Transféré à Nice à l’été 2011, l’attaquant a enchaîné une rupture des ligaments croisés du genou, une opération du ménisque, un staphylocoque doré et enfin une nouvelle intervention chirurgicale pour une hernie discale, en juillet 2013, qui a débouché sur deux saisons blanches. En fin de contrat avec l’OGCN, Pentecôte (28 ans) revient avec plaisir sur ce 4 juin 2005.

Tout d’abord, comment allez-vous ?

J’ai toujours des problèmes physiques. La question de la fin de carrière se pose. Je serai fixé d’ici à la fin du mois, après avoir consulté des spécialistes, notamment du rachis.
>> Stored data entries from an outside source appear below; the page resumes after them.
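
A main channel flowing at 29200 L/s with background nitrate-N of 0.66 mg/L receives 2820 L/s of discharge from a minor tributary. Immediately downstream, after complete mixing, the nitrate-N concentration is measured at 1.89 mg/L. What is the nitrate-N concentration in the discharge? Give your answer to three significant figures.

14.6 mg/L

Mass balance: 29200·0.6600 + 2820·Cₑ = 32020·1.890
→ Cₑ = (32020·1.890 − 29200·0.6600) / 2820 = 14.63 mg/L.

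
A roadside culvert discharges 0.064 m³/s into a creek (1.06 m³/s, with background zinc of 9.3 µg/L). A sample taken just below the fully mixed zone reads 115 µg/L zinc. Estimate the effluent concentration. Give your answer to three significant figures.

1870 µg/L

Mass balance: 1.060·9.300 + 0.06400·Cₑ = 1.124·115.0
→ Cₑ = (1.124·115.0 − 1.060·9.300) / 0.06400 = 1866 µg/L.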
D’ici là, je ne veux pas me prononcer.

Voici dix ans, vous remportiez la Coupe Gambardella avec le TFC.

C’était génial, le meilleur souvenir de ma carrière… En fait, je place cette victoire au même niveau que le succès en championnat de Provence avec Aubagne, en benjamins, avant que je rejoigne Toulouse à l’âge de 15 ans.

Deux souvenirs d’enfance et d’adolescence…
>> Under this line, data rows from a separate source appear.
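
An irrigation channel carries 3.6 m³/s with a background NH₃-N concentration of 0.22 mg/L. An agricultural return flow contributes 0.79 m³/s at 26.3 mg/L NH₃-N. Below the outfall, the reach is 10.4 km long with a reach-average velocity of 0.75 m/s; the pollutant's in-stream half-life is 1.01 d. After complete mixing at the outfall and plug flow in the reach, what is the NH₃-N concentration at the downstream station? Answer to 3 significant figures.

4.40 mg/L

Conservation of mass: C = (3.600·0.2200 + 0.7900·26.30) / 4.390 = 21.57/4.390 = 4.913 mg/L.
Travel time t = 10.4·1000 / 0.75 = 13870 s = 3.852 h.
Half-life 1.01 d → k = ln 2 / 1.01 = 0.6863 d⁻¹.
After decay, C = 4.913 × e^(−kt) = 4.913 × 0.8957 = 4.401 mg/L.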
Oui. La Gambardella, c’est encore l’innocence, la victoire de l’insouciance. Quand tu passes professionnel, ce ne sont plus les mêmes sensations. Là, tu as 17 ans, tu es encore un puceau du foot pro. C’est une aventure sportive avec des copains. Je me souviens de tout, de l’avant-match, du match et aussi de l’après-match. C’était la première fois que j’allais à Paris. On a fait une belle fête.
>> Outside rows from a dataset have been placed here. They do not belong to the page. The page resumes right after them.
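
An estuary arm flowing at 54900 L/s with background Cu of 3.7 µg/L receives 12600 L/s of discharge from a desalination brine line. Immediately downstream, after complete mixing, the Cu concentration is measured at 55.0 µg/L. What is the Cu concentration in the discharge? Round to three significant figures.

Mass balance: 54900·3.700 + 12600·Cₑ = 67500·55.00
→ Cₑ = (67500·55.00 − 54900·3.700) / 12600 = 278.5 µg/L.

279 µg/L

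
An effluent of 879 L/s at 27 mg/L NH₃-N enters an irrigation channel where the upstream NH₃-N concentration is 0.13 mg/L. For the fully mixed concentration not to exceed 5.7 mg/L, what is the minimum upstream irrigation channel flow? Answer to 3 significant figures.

Set C_mix = 5.7: (Q·0.1300 + 879.0·27.00) / (Q + 879.0) = 5.7
→ Q = 879.0·(27.00 − 5.7)/(5.7 − 0.1300) = 3361 L/s.

3360 L/s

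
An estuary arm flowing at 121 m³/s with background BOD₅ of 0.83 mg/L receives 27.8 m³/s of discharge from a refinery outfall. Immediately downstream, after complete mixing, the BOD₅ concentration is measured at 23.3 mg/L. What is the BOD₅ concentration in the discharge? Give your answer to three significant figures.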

Que retenez-vous de la rencontre, qui s’est déroulée avant la finale de la Coupe de France remportée par Auxerre (L1) face à Sedan (L2) ?

Les tribunes se remplissaient au fur et à mesure du match. A la fin, il y avait 50.000 personnes pour nous encourager. C’est la première fois et sans doute la dernière que je jouais au Stade de France. Mais il y a des pros qui n’y ont jamais évolué…

Vous n’étiez pas favoris…

Non, mais nous étions une vraie équipe. En face, il y avait de très bons joueurs [Karim Benzema, Hatem Ben Arfa, Anthony Mounier, Loïc Rémy, Rémy Riou…] mais pas de collectif. Et puis, chaque fois que l’on frappait, il y avait but ! On a même mené 6-0. C'est la première fois que le TFC gagnait la coupe Gambardella et cela représentait une vraie fierté. Je reste très attaché à ce club et à cette ville où ma femme et ma première fille sont nées.

Vous souvenez-vous de votre but (sur la vidéo, à partir d’une minute et huit secondes) ?

Une frappe croisée à ras de terre, pas extraordinaire. D’ailleurs, j’ai chambré le gardien Rémy Riou avec ça, lorsqu’il a signé à Toulouse, en 2011. On partageait la même chambre lors du stage de présaison.

Avez-vous gardé des contacts avec vos coéquipiers de l’époque ?

Pas vraiment, sauf avec Rémi Lacroix qui est de Toulouse.

Aujourd’hui, une grande partie de l’équipe évolue au niveau amateur. Cela vous surprend-il ?

Oui et non. Sur une génération, il y a très peu de joueurs qui arrivent à faire une carrière professionnelle durable et stable. Rémi Lacroix [Colomiers, relégué en CFA] aurait pu faire un meilleur parcours. Mais avec Kevin Constant, Thomas Ayasse, Anthony Robic, Kevin Dupuis et moi, cela fait cinq gars qui ont fait carrière. Ce n’est pas mal.